In conclusion, fiber optic microcables are a vital component in modern telecommunications systems, providing high-speed data transfer with minimal signal loss. They are lightweight, compact, and can be easily installed in tight spaces, making them ideal for use in a variety of applications, such as data centers, offices, and residential buildings.

With the growing demand for high-speed data transfer, the use of fiber optic microcables is expected to continue to rise. As technology evolves, we can expect to see even smaller and more efficient microcables being developed, further improving the speed and reliability of our communication networks.

FAQs

An optical fiber cable is a type of cable made of thin, flexible strands of glass or plastic that are used to transmit data over long distances. It is a key component in high-speed internet and telecommunications networks. The cable consists of a core, cladding, and a protective outer layer called a jacket. Light signals are transmitted through the core, which is surrounded by the cladding, and the jacket provides protection from environmental factors.

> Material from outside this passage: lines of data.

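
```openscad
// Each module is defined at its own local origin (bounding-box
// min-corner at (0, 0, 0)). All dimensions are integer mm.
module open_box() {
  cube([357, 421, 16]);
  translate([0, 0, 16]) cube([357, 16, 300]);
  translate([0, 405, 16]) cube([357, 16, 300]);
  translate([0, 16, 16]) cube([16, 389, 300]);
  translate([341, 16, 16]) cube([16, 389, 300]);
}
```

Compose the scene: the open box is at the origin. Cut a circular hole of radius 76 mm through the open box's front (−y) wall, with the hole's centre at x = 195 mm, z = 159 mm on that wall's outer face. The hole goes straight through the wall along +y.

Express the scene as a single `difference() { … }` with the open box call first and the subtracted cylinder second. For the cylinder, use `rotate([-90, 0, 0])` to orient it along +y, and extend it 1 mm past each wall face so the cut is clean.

difference() {
  open_box();
  translate([195, -1, 159]) rotate([-90, 0, 0]) cylinder(h = 18, r = 76);
}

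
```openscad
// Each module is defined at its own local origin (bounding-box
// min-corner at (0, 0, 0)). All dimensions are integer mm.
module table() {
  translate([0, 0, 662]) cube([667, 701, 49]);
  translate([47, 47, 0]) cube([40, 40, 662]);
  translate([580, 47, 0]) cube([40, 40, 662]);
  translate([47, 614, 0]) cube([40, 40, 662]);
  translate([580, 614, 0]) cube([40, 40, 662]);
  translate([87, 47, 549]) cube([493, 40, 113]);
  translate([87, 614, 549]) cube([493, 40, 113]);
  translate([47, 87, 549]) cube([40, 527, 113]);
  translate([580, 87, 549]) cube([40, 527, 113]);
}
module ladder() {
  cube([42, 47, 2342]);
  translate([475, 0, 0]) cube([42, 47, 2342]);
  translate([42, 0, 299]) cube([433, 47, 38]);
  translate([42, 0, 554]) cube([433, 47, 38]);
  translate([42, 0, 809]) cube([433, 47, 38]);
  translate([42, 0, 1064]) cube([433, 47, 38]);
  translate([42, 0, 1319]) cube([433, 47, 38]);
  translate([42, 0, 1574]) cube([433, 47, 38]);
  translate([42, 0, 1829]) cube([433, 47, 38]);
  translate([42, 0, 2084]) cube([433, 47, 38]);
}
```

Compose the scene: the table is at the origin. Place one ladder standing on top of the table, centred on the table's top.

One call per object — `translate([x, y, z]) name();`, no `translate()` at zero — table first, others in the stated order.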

The technology behind optical fiber cables is based on the principle of total internal reflection, which allows light to bounce back and forth within the core, enabling it to travel long distances without losing its strength or clarity. This makes optical fiber cables capable of transmitting vast amounts of data at very high speeds.

Optical fiber cables are widely used in telecommunications, including phone lines, cable TV, and internet services. They are also used in other industries, such as medical equipment and industrial control systems, due to their high bandwidth and low interference.

There are three types of Microcable:

  • Single-mode fiber optic cable: This cable has a small core diameter, usually approximately 9 microns, allowing a single mode of light to flow through the core. As a result, single mode fiber has very low signal attenuation, making it excellent for long-distance, high-bandwidth applications like telecommunication and internet backbones.
  • Multimode fiber optic cable: This type of cable has a wider core diameter, typically ranging from 50 to 62.5 microns, allowing different modes of light to pass through the core. Multimode fiber is used in shorter distance applications, such as data centers and LANs, where the signal attenuation is less of a concern.
  • Plastic optical fiber: This cable is composed of plastic and has a bigger core diameter, often approximately 1mm. Because POF is less expensive than glass fiber optic cables, it is more suited for consumer applications such as home networking, automobile, and industrial control systems. Plastic optical fiber, on the other hand, has a higher signal attenuation than glass fiber optic cables and has a limited bandwidth capacity.

Microcables offer several advantages over traditional cables, including smaller size, lighter weight, and higher data transmission rates. They are also more durable and can withstand harsh environmental conditions.